Александр Трифонович Твардовский. В записи Г. Я. Бакланова:

«Чтобы писать, нужен запас покоя в душе». [2; 518]

Евгений Аронович Долматовский:

«Александр Трифонович считал сам процесс сочинения, а особенно записывание стихов делом тайным, интимным». [2; 143]

Владимир Яковлевич Лакшин. Из дневника:

«Март 1962

По дороге из Италии в вагоне Александр Трифонович ехал с Л. Мартыновым и др. Видит вдруг – Мартынов губами шевелит. Что такое? А стихи сочиняет. „А я уверен, что стихи делаются не губами“». [5; 55–56]

Лев Адольфович Озеров:

«Он говорил мне ‹…›:

– Я люблю рифмы типа „реки – орехи“. Не „реки – веки“, а так, чтобы аукался звук не тождественный и равный по происхождению: „к – х“. Не „реки – веки“, не „орехи – огрехи“.

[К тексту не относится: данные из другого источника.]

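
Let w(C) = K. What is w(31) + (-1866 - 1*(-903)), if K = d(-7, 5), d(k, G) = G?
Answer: -958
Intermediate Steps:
K = 5
w(C) = 5
w(31) + (-1866 - 1*(-903)) = 5 + (-1866 - 1*(-903)) = 5 + (-1866 + 903) = 5 - 963 = -958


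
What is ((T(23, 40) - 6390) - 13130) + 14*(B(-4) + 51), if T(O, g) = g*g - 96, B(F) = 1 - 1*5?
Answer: -17358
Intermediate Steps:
B(F) = -4 (B(F) = 1 - 5 = -4)
T(O, g) = -96 + g**2 (T(O, g) = g**2 - 96 = -96 + g**2)
((T(23, 40) - 6390) - 13130) + 14*(B(-4) + 51) = (((-96 + 40**2) - 6390) - 13130) + 14*(-4 + 51) = (((-96 + 1600) - 6390) - 13130) + 14*47 = ((1504 - 6390) - 13130) + 658 = (-4886 - 13130) + 658 = -18016 + 658 = -17358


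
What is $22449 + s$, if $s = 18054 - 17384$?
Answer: $23119$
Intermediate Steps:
$s = 670$
$22449 + s = 22449 + 670 = 23119$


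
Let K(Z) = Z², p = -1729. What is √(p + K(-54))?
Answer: √1187 ≈ 34.453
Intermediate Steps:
√(p + K(-54)) = √(-1729 + (-54)²) = √(-1729 + 2916) = √1187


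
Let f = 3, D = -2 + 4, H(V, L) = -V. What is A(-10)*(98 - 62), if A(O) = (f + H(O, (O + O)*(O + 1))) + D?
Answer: 540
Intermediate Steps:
D = 2
A(O) = 5 - O (A(O) = (3 - O) + 2 = 5 - O)
A(-10)*(98 - 62) = (5 - 1*(-10))*(98 - 62) = (5 + 10)*36 = 15*36 = 540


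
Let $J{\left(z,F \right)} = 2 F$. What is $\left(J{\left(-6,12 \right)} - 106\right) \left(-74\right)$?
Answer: $6068$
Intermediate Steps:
$\left(J{\left(-6,12 \right)} - 106\right) \left(-74\right) = \left(2 \cdot 12 - 106\right) \left(-74\right) = \left(24 - 106\right) \left(-74\right) = \left(-82\right) \left(-74\right) = 6068$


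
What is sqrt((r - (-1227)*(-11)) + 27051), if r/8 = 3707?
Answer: sqrt(43210) ≈ 207.87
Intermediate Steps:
r = 29656 (r = 8*3707 = 29656)
sqrt((r - (-1227)*(-11)) + 27051) = sqrt((29656 - (-1227)*(-11)) + 27051) = sqrt((29656 - 1*13497) + 27051) = sqrt((29656 - 13497) + 27051) = sqrt(16159 + 27051) = sqrt(43210)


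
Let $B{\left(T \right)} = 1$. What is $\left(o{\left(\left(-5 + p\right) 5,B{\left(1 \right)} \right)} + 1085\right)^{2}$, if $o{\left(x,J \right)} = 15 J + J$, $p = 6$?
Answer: $1212201$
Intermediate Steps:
$o{\left(x,J \right)} = 16 J$
$\left(o{\left(\left(-5 + p\right) 5,B{\left(1 \right)} \right)} + 1085\right)^{2} = \left(16 \cdot 1 + 1085\right)^{2} = \left(16 + 1085\right)^{2} = 1101^{2} = 1212201$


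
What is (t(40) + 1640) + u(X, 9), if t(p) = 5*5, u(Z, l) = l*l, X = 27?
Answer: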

Не ручаюсь за порядок слов в размышлениях Твардовского, но порядок довода был такой, как я привожу. И пример „реки – орехи“ – подлинный, подкрепленный его же стихами.

Но уже темнеют реки,
Тянет кверху дым костра.
Отошли грибы, орехи,
Смотришь, утром со двора
Скот не вышел…

Меня тогда подкупило и озадачило точное знание того, чего он добивался от стиха, какого именно значения и звучания. Не любил игры в словеса, называл это „игрой в бирюльки“. Но каждая малость стиха живо его интересовала, и оттого система его образов, поэзия в целом отличалась единством и осознанностью. Мастер, говорил он, знает, чего добивается, во имя чего добивается, в отличие от любителя, бредущего вслепую.

Иногда Твардовский показывал мне новые стихи, и я с любопытством заглядывал в его блокноты, где было все перемарано, но где выписано было – в который раз – окончательное решение. Он не торопился с выходом в печать». [2; 129]

Владимир Яковлевич Лакшин:

«Твардовский не знал покоя в стремлении к совершенствованию им созданного, и пока книга не уходила от него на слишком заметную дистанцию, продолжал поправлять, переделывать написанное. Исчеркивал поправками уже десятки раз изданную поэму „За далью – даль“, не однажды возвращался к „Тёркину на том свете“. Иногда даже портил невольно какую-то строчку, и удивлялся, и сердился, когда ему указывали, что прежде такая-то строфа звучала лучше.